Ванину жену он и впрямь легко узнал: она разливала первое и всем улыбалась, желая приятного аппетита.
– Спасибо, Татьяна! – поблагодарил он её, когда та наливала ему в тарелку порцию борща.
– На здоровье. А откуда ты знаешь моё имя, ты ж новенький?
– Маленький секрет, – улыбнулся Ярослав.
– Небось, с Ваней моим уже познакомился, он и сказал про меня?
– Так и есть. Меня зовут Яра.
– Приятного аппетита! – пожелала Таня, доливая тарелку до краёв.
Взяв второе и стакан компота, Ярослав сел за свободный столик. Он с удовольствием наворачивал наваристый борщ, когда к нему подсел паренёк лет семнадцати.
– Приятного аппетита! Давай знакомиться. Лёнька Пушков-ский.
– Яра, – Смеляков пожал руку новому знакомому.
– Я здесь третий год, на музфабрике работаю. Стахановец. Раньше беспризорником был. Целых четыре года. А ты?
– Я сегодня только прибыл, в газете буду работать.
– Здорово! Напишешь про нашу фабрику? А то я бы больше выработку давал, когда б мне станок вовремя чинили. Позавчера полдня из-за этого простоял.
– Как-нибудь напишу. Обязательно. Только разберусь сначала во всём. А какие инструменты вы делаете?

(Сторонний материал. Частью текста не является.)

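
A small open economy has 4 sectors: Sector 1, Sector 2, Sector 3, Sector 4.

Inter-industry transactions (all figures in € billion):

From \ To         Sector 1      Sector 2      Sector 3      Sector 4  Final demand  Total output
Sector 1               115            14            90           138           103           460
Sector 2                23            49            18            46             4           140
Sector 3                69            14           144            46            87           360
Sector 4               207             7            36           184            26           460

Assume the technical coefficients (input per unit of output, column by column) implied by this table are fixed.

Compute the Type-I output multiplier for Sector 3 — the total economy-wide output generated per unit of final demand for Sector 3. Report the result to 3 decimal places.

Technical coefficients a_ij = z_ij / X_j:
  a_11 = 115/460 = 0.25, a_21 = 23/460 = 0.05, a_31 = 69/460 = 0.15, a_41 = 207/460 = 0.45
  a_12 = 14/140 = 0.10, a_22 = 49/140 = 0.35, a_32 = 14/140 = 0.10, a_42 = 7/140 = 0.05
  a_13 = 90/360 = 0.25, a_23 = 18/360 = 0.05, a_33 = 144/360 = 0.40, a_43 = 36/360 = 0.10
  a_14 = 138/460 = 0.30, a_24 = 46/460 = 0.10, a_34 = 46/460 = 0.10, a_44 = 184/460 = 0.40
I − A =
  [   0.75    -0.10    -0.25    -0.30]
  [  -0.05     0.65    -0.05    -0.10]
  [  -0.15    -0.10     0.60    -0.10]
  [  -0.45    -0.05    -0.10     0.60]
Compute the cofactors C_ij = (−1)^(i+j)·(3×3 minor ij) of I−A; the adjugate is their transpose:
adj(I−A) = Cᵀ =
  [ 0.220250   0.063250   0.120500   0.140750]
  [ 0.052750   0.143250   0.043500   0.057500]
  [ 0.094750   0.051000   0.192750   0.088000]
  [ 0.185375   0.067875   0.126125   0.259375]
det(I−A) = Σ_j (I−A)_1j·C_1j = (0.75)(0.220250) + (-0.10)(0.052750) + (-0.25)(0.094750) + (-0.30)(0.185375) = 0.0806125
(I − A)⁻¹ = adj(I−A) / det(I−A) ≈
  [   2.7322     0.7846     1.4948     1.7460]
  [   0.6544     1.7770     0.5396     0.7133]
  [   1.1754     0.6327     2.3911     1.0916]
  [   2.2996     0.8420     1.5646     3.2176]
The output multiplier for sector j is the column-j sum of the Leontief inverse (I − A)⁻¹ = adj(I−A) / det(I−A).
Column 3 of adj(I−A): (0.120500, 0.043500, 0.192750, 0.126125); det(I−A) = 0.0806125.
m_3 = (0.120500 + 0.043500 + 0.192750 + 0.126125) / 0.0806125 = 0.482875 / 0.0806125 ≈ 5.990.

m_3 = 5.990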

– Домры, балалайки, гитары, баяны и даже скрипки.
– Хорошие?
– Ага! У нас в прошлом году сам маршал товарищ Тухачевский скрипку себе заказывал. Сделали ему, он хвалил. Мастера на фабрике что надо.
– Ну а где ж твои коллеги-стахановцы?
– Да они пол-обеда за станками вкалывают, чтоб больше нормы дать.
– А ты что же?
– Я вовремя всегда ухожу. И полторы-две нормы даю. Мне оставаться после работы некогда. В вечерней семилетке учусь, скоро заканчиваю.
– И как учёба? – спросил Ярослав Лёньку, доедая котлету с картошкой.